Can't find an online parts diagram.
First post and I'm in need.
Thanks in advance,
WvChamp63


----------



## BigT (Sep 15, 2014)

Hello WvChamp63, welcome to the tractor forum. 

Finding parts for a Massey Ferguson tractor is difficult. AGCO is now the owner of the MF brand. You can try contacting them, or go to salvage yards. Here are four MF 220-4's listed in salvage.

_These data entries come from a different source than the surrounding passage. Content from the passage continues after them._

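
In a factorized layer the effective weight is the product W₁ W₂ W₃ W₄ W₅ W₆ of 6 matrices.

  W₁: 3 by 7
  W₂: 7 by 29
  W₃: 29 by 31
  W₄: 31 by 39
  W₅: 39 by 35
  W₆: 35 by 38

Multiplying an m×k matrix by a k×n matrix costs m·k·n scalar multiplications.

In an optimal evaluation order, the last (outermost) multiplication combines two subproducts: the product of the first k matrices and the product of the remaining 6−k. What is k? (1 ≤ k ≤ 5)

Adjacent pairs: W₁W₂ = 3·7·29 = 609; W₂W₃ = 7·29·31 = 6293; W₃W₄ = 29·31·39 = 35061; W₄W₅ = 31·39·35 = 42315; W₅W₆ = 39·35·38 = 51870.
Length 3: W₁..W₃: k=1: 0+6293+3·7·31=6944; k=2: 609+0+3·29·31=3306 → min 3306 | W₂..W₄: k=2: 0+35061+7·29·39=42978; k=3: 6293+0+7·31·39=14756 → min 14756 | W₃..W₅: k=3: 0+42315+29·31·35=73780; k=4: 35061+0+29·39·35=74646 → min 73780 | W₄..W₆: k=4: 0+51870+31·39·38=97812; k=5: 42315+0+31·35·38=83545 → min 83545.
Length 4: W₁..W₄: k=1: 0+14756+3·7·39=15575; k=2: 609+35061+3·29·39=39063; k=3: 3306+0+3·31·39=6933 → min 6933 | W₂..W₅: k=2: 0+73780+7·29·35=80885; k=3: 6293+42315+7·31·35=56203; k=4: 14756+0+7·39·35=24311 → min 24311 | W₃..W₆: k=3: 0+83545+29·31·38=117707; k=4: 35061+51870+29·39·38=129909; k=5: 73780+0+29·35·38=112350 → min 112350.
Length 5: W₁..W₅: k=1: 0+24311+3·7·35=25046; k=2: 609+73780+3·29·35=77434; k=3: 3306+42315+3·31·35=48876; k=4: 6933+0+3·39·35=11028 → min 11028 | W₂..W₆: k=2: 0+112350+7·29·38=120064; k=3: 6293+83545+7·31·38=98084; k=4: 14756+51870+7·39·38=77000; k=5: 24311+0+7·35·38=33621 → min 33621.
Top-level splits: k=1: (W₁..W₁)·(W₂..W₆) → 0+33621+3·7·38 = 34419; k=2: (W₁..W₂)·(W₃..W₆) → 609+112350+3·29·38 = 116265; k=3: (W₁..W₃)·(W₄..W₆) → 3306+83545+3·31·38 = 90385; k=4: (W₁..W₄)·(W₅..W₆) → 6933+51870+3·39·38 = 63249; k=5: (W₁..W₅)·(W₆..W₆) → 11028+0+3·35·38 = 15018.
Best split is after W₅, i.e. k = 5.

5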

https://www.tractorhouse.com/listings/farm-equipment/dismantled-machines/list/manufacturer/massey-ferguson/model/220-4


----------



## WvChamp63 (Jan 3, 2022)

Heya BigT. Thanks for the Links.
I'm now finding out that it needs the front diff ? Still haven't been able to lay eyes/hands on the MF220-4 to see what all parts i'll need.
Thanks for the prompt reply,
WvChamp63


----------



## helpmethispieceof (9 mo ago)

WvChamp63 said:


> Heya BigT. Thanks for the Links.
> I'm now finding out that it needs the front diff ? Still haven't been able to lay eyes/hands on the MF220-4 to see what all parts i'll need.
> Thanks for the prompt reply,
> WvChamp63


hey im also mF 220 owner and I'm trying to remove fuel tank in order to access the wires for the insrument panels but i cant seem to remove the fuel tank with the bottom bolts any ideas?


----------